Each dimension is scored independently; the harness aggregates per the caller's preference (mean, min, weighted average, or per-dimension gating).

prompt_pattern.yaml

Judge rubric for prompts themselves — does the prompt follow a known pattern (zero-shot, few-shot, chain-of-thought, ReAct)? Used when auditing prompt assets in the prompts/ directory.

prompt_standard.yaml

Companion rubric to prompt_pattern.yaml that scores prompt hygiene — clear role definition, explicit boundaries, output format specified, critical rules listed.

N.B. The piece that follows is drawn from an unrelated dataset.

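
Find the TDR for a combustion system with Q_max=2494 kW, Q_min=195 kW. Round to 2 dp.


TDR = Q_max / Q_min
TDR = 2494 / 195 = 12.79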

Used by the persona linter.

How rubrics are loaded

from agentic_v2_eval import load_rubric, evaluate

rubric = load_rubric("code")     # resolves to code.yaml
result = evaluate(rubric, run_record)
print(result.score, result.per_criterion)

load_rubric accepts either a bare name (resolved against the packaged rubric directory) or an absolute path to a custom YAML file. Custom rubrics must match the same schema — the harness rejects malformed rubrics at load time, before any LLM cost is incurred.

Adding a custom rubric

  1. Drop a YAML file in your project under any directory you control.
  2. Match the schema of code.yaml (criteria + weights + levels) for scoring, or quality.yaml (definitions + prompt templates) for judging.
  3. Pass the absolute path to load_rubric() or wire it into your workflow's evaluation: block.
  4. The harness validates weights sum to 1.0 (±0.01 tolerance) and that every criterion has a non-empty description.